Abstract

Renewed interest in elevated temperature nuclear reactors has occasioned a reassessment of creep-fatigue damage evaluation methods. Points to be improved in the current methods employed in Subsection NH of the ASME B&PV Code and other design codes are discussed as well as an alternate approach which avoids some of these problems. Most current creep-fatigue damage evaluation methods separately evaluate cyclic fatigue damage and creep damage and assess the combined damage through interaction diagrams. Typically test data are evaluated through a Miner’s Rule summation of fatigue damage and either a time fraction summation of creep damage or a ductility exhaustion approach in order to establish the appropriate interaction curve.

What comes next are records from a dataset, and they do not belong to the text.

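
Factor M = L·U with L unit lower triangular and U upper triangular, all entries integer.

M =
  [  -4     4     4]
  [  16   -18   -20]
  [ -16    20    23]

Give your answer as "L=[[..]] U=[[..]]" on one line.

  r1 -= -4·r0 → [0,-2,-4]
  r2 -= 4·r0 → [0,4,7]
  r2 -= -2·r1 → [0,0,-1]

L=[[1,0,0],[-4,1,0],[4,-2,1]] U=[[-4,4,4],[0,-2,-4],[0,0,-1]]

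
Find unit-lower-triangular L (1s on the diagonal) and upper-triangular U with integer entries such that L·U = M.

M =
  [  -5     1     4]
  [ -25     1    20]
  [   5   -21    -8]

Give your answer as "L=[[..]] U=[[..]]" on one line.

L=[[1,0,0],[5,1,0],[-1,5,1]] U=[[-5,1,4],[0,-4,0],[0,0,-4]]

  row1 -= 5·row0 → [0,-4,0]
  row2 -= -1·row0 → [0,-20,-4]
  row2 -= 5·row1 → [0,0,-4]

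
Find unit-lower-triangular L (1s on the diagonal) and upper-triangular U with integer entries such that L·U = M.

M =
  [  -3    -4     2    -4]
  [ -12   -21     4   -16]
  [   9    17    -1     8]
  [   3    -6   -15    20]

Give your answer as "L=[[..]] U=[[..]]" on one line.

  R1 -= 4·R0 → [0,-5,-4,0]
  R2 -= -3·R0 → [0,5,5,-4]
  R3 -= -1·R0 → [0,-10,-13,16]
  R2 -= -1·R1 → [0,0,1,-4]
  R3 -= 2·R1 → [0,0,-5,16]
  R3 -= -5·R2 → [0,0,0,-4]

L=[[1,0,0,0],[4,1,0,0],[-3,-1,1,0],[-1,2,-5,1]] U=[[-3,-4,2,-4],[0,-5,-4,0],[0,0,1,-4],[0,0,0,-4]]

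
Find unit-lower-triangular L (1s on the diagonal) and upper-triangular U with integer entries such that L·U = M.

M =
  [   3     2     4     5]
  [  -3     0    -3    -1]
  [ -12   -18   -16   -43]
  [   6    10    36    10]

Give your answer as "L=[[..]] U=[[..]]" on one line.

  row1 -= -1·row0 → [0,2,1,4]
  row2 -= -4·row0 → [0,-10,0,-23]
  row3 -= 2·row0 → [0,6,28,0]
  row2 -= -5·row1 → [0,0,5,-3]
  row3 -= 3·row1 → [0,0,25,-12]
  row3 -= 5·row2 → [0,0,0,3]

L=[[1,0,0,0],[-1,1,0,0],[-4,-5,1,0],[2,3,5,1]] U=[[3,2,4,5],[0,2,1,4],[0,0,5,-3],[0,0,0,3]]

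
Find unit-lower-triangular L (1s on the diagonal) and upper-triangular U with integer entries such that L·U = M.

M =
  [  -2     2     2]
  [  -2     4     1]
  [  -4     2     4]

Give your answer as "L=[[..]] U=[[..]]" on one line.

  row1 -= 1·row0 → [0,2,-1]
  row2 -= 2·row0 → [0,-2,0]
  row2 -= -1·row1 → [0,0,-1]

L=[[1,0,0],[1,1,0],[2,-1,1]] U=[[-2,2,2],[0,2,-1],[0,0,-1]]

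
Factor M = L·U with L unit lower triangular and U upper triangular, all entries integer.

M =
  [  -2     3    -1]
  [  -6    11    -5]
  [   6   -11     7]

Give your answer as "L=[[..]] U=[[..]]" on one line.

  R1 -= 3·R0 → [0,2,-2]
  R2 -= -3·R0 → [0,-2,4]
  R2 -= -1·R1 → [0,0,2]

L=[[1,0,0],[3,1,0],[-3,-1,1]] U=[[-2,3,-1],[0,2,-2],[0,0,2]]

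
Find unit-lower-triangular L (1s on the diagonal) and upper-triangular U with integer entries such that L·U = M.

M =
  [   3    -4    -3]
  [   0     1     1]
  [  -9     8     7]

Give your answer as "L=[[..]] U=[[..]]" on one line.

  r1 -= 0·r0 → [0,1,1]
  r2 -= -3·r0 → [0,-4,-2]
  r2 -= -4·r1 → [0,0,2]

L=[[1,0,0],[0,1,0],[-3,-4,1]] U=[[3,-4,-3],[0,1,1],[0,0,2]]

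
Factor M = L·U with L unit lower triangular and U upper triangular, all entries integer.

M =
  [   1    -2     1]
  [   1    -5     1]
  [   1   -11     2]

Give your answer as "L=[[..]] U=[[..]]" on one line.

  R1 -= 1·R0 → [0,-3,0]
  R2 -= 1·R0 → [0,-9,1]
  R2 -= 3·R1 → [0,0,1]

L=[[1,0,0],[1,1,0],[1,3,1]] U=[[1,-2,1],[0,-3,0],[0,0,1]]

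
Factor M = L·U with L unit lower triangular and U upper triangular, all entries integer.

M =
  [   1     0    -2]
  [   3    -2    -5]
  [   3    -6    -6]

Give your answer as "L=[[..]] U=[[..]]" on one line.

L=[[1,0,0],[3,1,0],[3,3,1]] U=[[1,0,-2],[0,-2,1],[0,0,-3]]

  R1 -= 3·R0 → [0,-2,1]
  R2 -= 3·R0 → [0,-6,0]
  R2 -= 3·R1 → [0,0,-3]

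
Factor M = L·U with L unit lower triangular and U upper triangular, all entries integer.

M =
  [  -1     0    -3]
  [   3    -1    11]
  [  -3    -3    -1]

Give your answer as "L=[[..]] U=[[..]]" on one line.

  r1 -= -3·r0 → [0,-1,2]
  r2 -= 3·r0 → [0,-3,8]
  r2 -= 3·r1 → [0,0,2]

L=[[1,0,0],[-3,1,0],[3,3,1]] U=[[-1,0,-3],[0,-1,2],[0,0,2]]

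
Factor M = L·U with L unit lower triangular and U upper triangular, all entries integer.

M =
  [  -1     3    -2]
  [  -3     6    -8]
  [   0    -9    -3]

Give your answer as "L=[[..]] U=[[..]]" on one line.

L=[[1,0,0],[3,1,0],[0,3,1]] U=[[-1,3,-2],[0,-3,-2],[0,0,3]]

  r1 -= 3·r0 → [0,-3,-2]
  r2 -= 0·r0 → [0,-9,-3]
  r2 -= 3·r1 → [0,0,3]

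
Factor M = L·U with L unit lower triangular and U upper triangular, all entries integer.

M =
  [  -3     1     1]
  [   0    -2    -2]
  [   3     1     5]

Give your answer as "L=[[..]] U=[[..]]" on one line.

  r1 -= 0·r0 → [0,-2,-2]
  r2 -= -1·r0 → [0,2,6]
  r2 -= -1·r1 → [0,0,4]

L=[[1,0,0],[0,1,0],[-1,-1,1]] U=[[-3,1,1],[0,-2,-2],[0,0,4]]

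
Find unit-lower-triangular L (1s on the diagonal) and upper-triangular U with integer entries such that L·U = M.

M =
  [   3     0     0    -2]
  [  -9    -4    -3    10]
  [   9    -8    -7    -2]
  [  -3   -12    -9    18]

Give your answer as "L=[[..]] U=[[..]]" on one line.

L=[[1,0,0,0],[-3,1,0,0],[3,2,1,0],[-1,3,0,1]] U=[[3,0,0,-2],[0,-4,-3,4],[0,0,-1,-4],[0,0,0,4]]

  R1 -= -3·R0 → [0,-4,-3,4]
  R2 -= 3·R0 → [0,-8,-7,4]
  R3 -= -1·R0 → [0,-12,-9,16]
  R2 -= 2·R1 → [0,0,-1,-4]
  R3 -= 3·R1 → [0,0,0,4]
  R3 -= 0·R2 → [0,0,0,4]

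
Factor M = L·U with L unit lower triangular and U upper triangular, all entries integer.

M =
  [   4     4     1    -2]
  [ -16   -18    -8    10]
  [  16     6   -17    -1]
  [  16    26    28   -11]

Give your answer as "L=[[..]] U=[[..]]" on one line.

L=[[1,0,0,0],[-4,1,0,0],[4,5,1,0],[4,-5,-4,1]] U=[[4,4,1,-2],[0,-2,-4,2],[0,0,-1,-3],[0,0,0,-5]]

  row1 -= -4·row0 → [0,-2,-4,2]
  row2 -= 4·row0 → [0,-10,-21,7]
  row3 -= 4·row0 → [0,10,24,-3]
  row2 -= 5·row1 → [0,0,-1,-3]
  row3 -= -5·row1 → [0,0,4,7]
  row3 -= -4·row2 → [0,0,0,-5]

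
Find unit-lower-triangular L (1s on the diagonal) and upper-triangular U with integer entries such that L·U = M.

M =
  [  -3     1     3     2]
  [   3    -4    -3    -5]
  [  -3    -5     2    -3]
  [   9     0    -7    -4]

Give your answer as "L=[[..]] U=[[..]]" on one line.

L=[[1,0,0,0],[-1,1,0,0],[1,2,1,0],[-3,-1,-2,1]] U=[[-3,1,3,2],[0,-3,0,-3],[0,0,-1,1],[0,0,0,1]]

  R1 -= -1·R0 → [0,-3,0,-3]
  R2 -= 1·R0 → [0,-6,-1,-5]
  R3 -= -3·R0 → [0,3,2,2]
  R2 -= 2·R1 → [0,0,-1,1]
  R3 -= -1·R1 → [0,0,2,-1]
  R3 -= -2·R2 → [0,0,0,1]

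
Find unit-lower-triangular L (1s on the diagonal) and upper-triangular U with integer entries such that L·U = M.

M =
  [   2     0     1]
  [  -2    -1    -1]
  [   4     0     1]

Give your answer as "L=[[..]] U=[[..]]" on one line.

L=[[1,0,0],[-1,1,0],[2,0,1]] U=[[2,0,1],[0,-1,0],[0,0,-1]]

  r1 -= -1·r0 → [0,-1,0]
  r2 -= 2·r0 → [0,0,-1]
  r2 -= 0·r1 → [0,0,-1]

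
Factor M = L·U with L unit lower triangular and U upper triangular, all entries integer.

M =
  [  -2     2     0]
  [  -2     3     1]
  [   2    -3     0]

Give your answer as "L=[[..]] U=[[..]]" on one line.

  row1 -= 1·row0 → [0,1,1]
  row2 -= -1·row0 → [0,-1,0]
  row2 -= -1·row1 → [0,0,1]

L=[[1,0,0],[1,1,0],[-1,-1,1]] U=[[-2,2,0],[0,1,1],[0,0,1]]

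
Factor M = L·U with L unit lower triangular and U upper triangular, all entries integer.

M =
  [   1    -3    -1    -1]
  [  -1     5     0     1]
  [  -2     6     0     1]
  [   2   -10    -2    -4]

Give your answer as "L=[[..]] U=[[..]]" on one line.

  R1 -= -1·R0 → [0,2,-1,0]
  R2 -= -2·R0 → [0,0,-2,-1]
  R3 -= 2·R0 → [0,-4,0,-2]
  R2 -= 0·R1 → [0,0,-2,-1]
  R3 -= -2·R1 → [0,0,-2,-2]
  R3 -= 1·R2 → [0,0,0,-1]

L=[[1,0,0,0],[-1,1,0,0],[-2,0,1,0],[2,-2,1,1]] U=[[1,-3,-1,-1],[0,2,-1,0],[0,0,-2,-1],[0,0,0,-1]]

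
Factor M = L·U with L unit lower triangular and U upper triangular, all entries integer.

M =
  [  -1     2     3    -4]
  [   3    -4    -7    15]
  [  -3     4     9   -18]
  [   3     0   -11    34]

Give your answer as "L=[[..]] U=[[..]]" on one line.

L=[[1,0,0,0],[-3,1,0,0],[3,-1,1,0],[-3,3,-4,1]] U=[[-1,2,3,-4],[0,2,2,3],[0,0,2,-3],[0,0,0,1]]

  R1 -= -3·R0 → [0,2,2,3]
  R2 -= 3·R0 → [0,-2,0,-6]
  R3 -= -3·R0 → [0,6,-2,22]
  R2 -= -1·R1 → [0,0,2,-3]
  R3 -= 3·R1 → [0,0,-8,13]
  R3 -= -4·R2 → [0,0,0,1]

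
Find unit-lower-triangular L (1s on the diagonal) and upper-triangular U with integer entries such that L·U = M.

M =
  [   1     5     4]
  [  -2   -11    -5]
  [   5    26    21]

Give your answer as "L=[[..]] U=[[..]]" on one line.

L=[[1,0,0],[-2,1,0],[5,-1,1]] U=[[1,5,4],[0,-1,3],[0,0,4]]

  R1 -= -2·R0 → [0,-1,3]
  R2 -= 5·R0 → [0,1,1]
  R2 -= -1·R1 → [0,0,4]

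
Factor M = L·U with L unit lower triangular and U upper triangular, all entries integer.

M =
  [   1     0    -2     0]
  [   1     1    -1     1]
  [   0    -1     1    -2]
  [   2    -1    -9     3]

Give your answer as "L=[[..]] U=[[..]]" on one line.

  R1 -= 1·R0 → [0,1,1,1]
  R2 -= 0·R0 → [0,-1,1,-2]
  R3 -= 2·R0 → [0,-1,-5,3]
  R2 -= -1·R1 → [0,0,2,-1]
  R3 -= -1·R1 → [0,0,-4,4]
  R3 -= -2·R2 → [0,0,0,2]

L=[[1,0,0,0],[1,1,0,0],[0,-1,1,0],[2,-1,-2,1]] U=[[1,0,-2,0],[0,1,1,1],[0,0,2,-1],[0,0,0,2]]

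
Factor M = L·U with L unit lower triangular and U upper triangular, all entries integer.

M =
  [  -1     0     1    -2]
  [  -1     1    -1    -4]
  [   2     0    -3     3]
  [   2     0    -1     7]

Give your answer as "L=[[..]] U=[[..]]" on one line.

L=[[1,0,0,0],[1,1,0,0],[-2,0,1,0],[-2,0,-1,1]] U=[[-1,0,1,-2],[0,1,-2,-2],[0,0,-1,-1],[0,0,0,2]]

  row1 -= 1·row0 → [0,1,-2,-2]
  row2 -= -2·row0 → [0,0,-1,-1]
  row3 -= -2·row0 → [0,0,1,3]
  row2 -= 0·row1 → [0,0,-1,-1]
  row3 -= 0·row1 → [0,0,1,3]
  row3 -= -1·row2 → [0,0,0,2]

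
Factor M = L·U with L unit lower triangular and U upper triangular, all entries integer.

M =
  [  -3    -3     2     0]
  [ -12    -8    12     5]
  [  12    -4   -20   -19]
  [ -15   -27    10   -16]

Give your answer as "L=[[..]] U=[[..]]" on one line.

L=[[1,0,0,0],[4,1,0,0],[-4,-4,1,0],[5,-3,3,1]] U=[[-3,-3,2,0],[0,4,4,5],[0,0,4,1],[0,0,0,-4]]

  r1 -= 4·r0 → [0,4,4,5]
  r2 -= -4·r0 → [0,-16,-12,-19]
  r3 -= 5·r0 → [0,-12,0,-16]
  r2 -= -4·r1 → [0,0,4,1]
  r3 -= -3·r1 → [0,0,12,-1]
  r3 -= 3·r2 → [0,0,0,-4]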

In these approaches, cycles to failure can be counted directly but creep damage is a calculated parameter, subject the limitations of the evaluation technique. There can be considerable scatter in the results. The process is reversed for design and the methodology chosen to assess creep damage will have a major impact on the viability of the design process. This was found to be particularly true for advanced alloys such as Mod9Cr-1Mo-V, aka Grade 91. An alternate approach to determination of cyclic life has been proposed which avoids parsing the damage into creep and fatigue components. This approach, called the Simplified Model Test (SMT), employs a test specimen with elastic follow-up sized to represent the stress and strain redistribution encountered in more complex structures. The correlation parameter between test and design is the elastically calculated strain and the dependent test variable is the observed cycles to failure. The SMT approach has two major advantages. First, because the correlation parameter is elastically calculated strain, it is not necessary to calculate the inelastic stress-strain history for a design evaluation; either directly through inelastic analysis or indirectly through manipulation of elastic analyses. Second, because the test specimen itself incorporates the hardening, softening and aging effects of the structure it represents, it is not necessary do rely on theoretical modeling of these effects in an artificial separate accounting of creep and fatigue damage.